The Soshies were packed in, a mass of revolutionary flesh pressing toward the main stage where the speakers had been speaking their slogans. Now some musical act that couldn’t get through a sentence without breathlessly screaming profanities about the Legion and the House of Reason stomped and jumped around the stage, throwing smoke bombs out into the mass of seething, surging kids. The rock stars used denigrating slurs and vulgar invectives to refer to the wild rioters, who applauded them wildly, eating up every word as though it were some eternal-youth-giving honey.
None of that interested Rechs. He watched the crowd like some high and silent unmoving gargoyle in cloaked rags and skin of armor, waiting for his target to appear.
He spotted the operative within an hour.

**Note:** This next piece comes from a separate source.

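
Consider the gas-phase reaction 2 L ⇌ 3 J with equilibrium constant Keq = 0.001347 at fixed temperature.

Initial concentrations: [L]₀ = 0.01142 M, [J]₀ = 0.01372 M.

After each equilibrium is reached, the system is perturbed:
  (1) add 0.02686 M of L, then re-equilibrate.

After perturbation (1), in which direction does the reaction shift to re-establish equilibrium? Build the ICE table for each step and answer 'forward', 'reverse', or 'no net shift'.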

A mover. Or what the mobs and cartels, which were often the same kind of people behind these types of political movements, called “earners.”
Rechs tagged the kid in his HUD.
The hunt was on.
30
Hours of darkness had suddenly turned into a supernova. A searing hot burning bright white light stabbed Amanda right in the eyeballs. Men and women in masks shouting orders at one another stormed the room in a businesslike assault.

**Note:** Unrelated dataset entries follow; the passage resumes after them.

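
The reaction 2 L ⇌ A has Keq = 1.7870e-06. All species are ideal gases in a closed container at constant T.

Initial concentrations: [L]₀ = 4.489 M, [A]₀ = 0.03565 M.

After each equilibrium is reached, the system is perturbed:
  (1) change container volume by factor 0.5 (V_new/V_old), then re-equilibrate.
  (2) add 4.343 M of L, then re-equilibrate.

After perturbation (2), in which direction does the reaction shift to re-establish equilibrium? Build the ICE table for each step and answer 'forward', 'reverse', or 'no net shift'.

Q₀ = 0.001769 vs Keq = 1.7870e-06 ⇒ Q>K, reverse
Step 1:
                  L         A
  Initial     4.489   0.03565
  Change    0.07123  -0.03561
  Equil        4.56 3.7162e-05
  solve Keq expr → x = -0.03561; check Q = 1.7870e-06
Then change container volume by factor 0.5 (V_new/V_old).
Step 2:
                  L         A
  Initial      9.12 7.4324e-05
  Change  -1.4864e-04 7.4319e-05
  Equil        9.12 1.4864e-04
  solve Keq expr → x = 7.4319e-05; check Q = 1.7870e-06
Then add 4.343 M of L.
Step 3:
                  L         A
  Initial     13.46 1.4864e-04
  Change  -3.5051e-04 1.7525e-04
  Equil       13.46 3.2390e-04
  solve Keq expr → x = 1.7525e-04; check Q = 1.7870e-06

Direction: forward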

No, these were definitely not the kids in black and red. The Soshies.
These were the pros she had spotted and warned Marine Intel about. The ones mixing in with the rioting crowds. Seeking to make the most of a bad situation by turning it into something far worse.
And here she was… in their clutches.
Nice going, Manda.
They dragged her to her feet and pulled her out of the room she and the legionnaires had been held in for the last few hours. She looked over her shoulder, fighting hard to as someone with a big hand worked to force her head forward. Even so, she still got a glimpse of Lopez. The other one, Beers, wasn’t there. He’d been moved to another location.
Or maybe something worse.
“Missin’ in action,” Lopez had coughed almost deliriously, and then gone quiet on her. That was hours ago, when they’d first arrived at this location.
She’d wondered for a moment if maybe Lopez was so unimpressed with the way her “rescue” had turned out that he’d simply up and died out of disgust for her incompetence.
Silly thought.
But she was embarrassed enough to have it. Self-critical enough to think it was possible that all of this, even the riot, had somehow been her fault.
Her people, her family, they were the type who took responsibility. They had to, out on that hard and unforgiving frontier world she’d come from. She’d enlisted in the Repub marines to get away from it for a bit. If only to have one adventure that didn’t involve the quarry, the grange, or any of the other no-account landmarks within fifty kilometers of where she was born.